I've never understood why a generic gas station can be empty while right across the street customers are lining up at a Shell station charging twenty cents more per gallon. As I'd always assumed, generic gas and brand-name gas are essentially identical.

At the Maryland Fuel Testing Laboratory, chemists conducted a battery of tests. First, they verified that gas was formulated correctly for the season. Then, they checked for contaminants, like excessive sediment or diesel, accidentally mixed with the gasoline.

They also ran the gas through an elaborate engine to make sure it got the 87 octane level people pay for. Both samples easily met state standards.

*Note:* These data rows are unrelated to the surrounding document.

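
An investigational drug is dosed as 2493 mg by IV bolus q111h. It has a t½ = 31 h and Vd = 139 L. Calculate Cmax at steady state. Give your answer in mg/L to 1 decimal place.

Over one 111-h interval, 111/31 ≈ 3.5806 half-lives elapse, leaving f ≈ 0.0836 of each dose.
Accumulation ratio R = 1/(1 − f) ≈ 1/0.9164 ≈ 1.0912.
Single-dose peak C₀ = D/Vd = 2493/139 ≈ 17.935 mg/L.
Steady-state peak Cmax,ss = C₀·R ≈ 17.935 × 1.0912 ≈ 19.571 mg/L.

19.6 mg/L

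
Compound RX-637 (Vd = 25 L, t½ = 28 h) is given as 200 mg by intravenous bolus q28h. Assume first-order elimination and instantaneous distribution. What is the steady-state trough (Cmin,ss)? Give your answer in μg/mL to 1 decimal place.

The dosing interval is 1 half-life, so f = 2^(−1) = 0.5.
Accumulation ratio R = 1/(1 − f) = 1/0.5 = 2/1.
Single-dose peak C₀ = D/Vd = 200/25 = 8 μg/mL.
Steady-state peak Cmax,ss = C₀·R = 8 × 2/1 ≈ 16.000 μg/mL.
Steady-state trough Cmin,ss = Cmax,ss·f ≈ 16.000 × 0.5 ≈ 8.000 μg/mL.

8.0 μg/mL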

"By and large, it's one and the same. … You will find results will almost mirror each other," said Bob Crawford, who works at the lab. "There are going to be slight variations -- but gasoline is gasoline."

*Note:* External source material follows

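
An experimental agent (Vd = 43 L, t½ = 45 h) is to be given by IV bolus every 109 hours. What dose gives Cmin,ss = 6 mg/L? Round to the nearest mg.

τ/t½ = 109/45 ≈ 2.4222, so f = (1/2)^(109/45) ≈ 0.186569.
Cmin,ss = (D/Vd)·f/(1−f), so D = Cmin,ss·Vd·(1−f)/f.
D = 6 × 43 × (1−f)/f ≈ 6 × 43 × 4.35995 ≈ 1124.87 mg.

1125 mg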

When gasoline arrives at regional distribution centers, it's all the same. Different gas station chains then buy the raw fuel and add their own blend of detergents. In the past, there might have been more of a difference between different brands of regular unleaded, but these days the EPA requires that all gas contain a minimum amount of detergent to keep car engines clean.

If you're paying for a particular brand of gasoline, "you would be paying more for brand loyalty, primarily," Crawford said. "Some people feel more comfortable dealing with a particular brand." ...

"The generic, no, will not do harm at all," Crawford said. "I use the lowest price. It makes no difference what the brand is."

Paying extra money for a brand-name is a foolish waste of money, whether we're talking about Prada purses or Shell gasoline.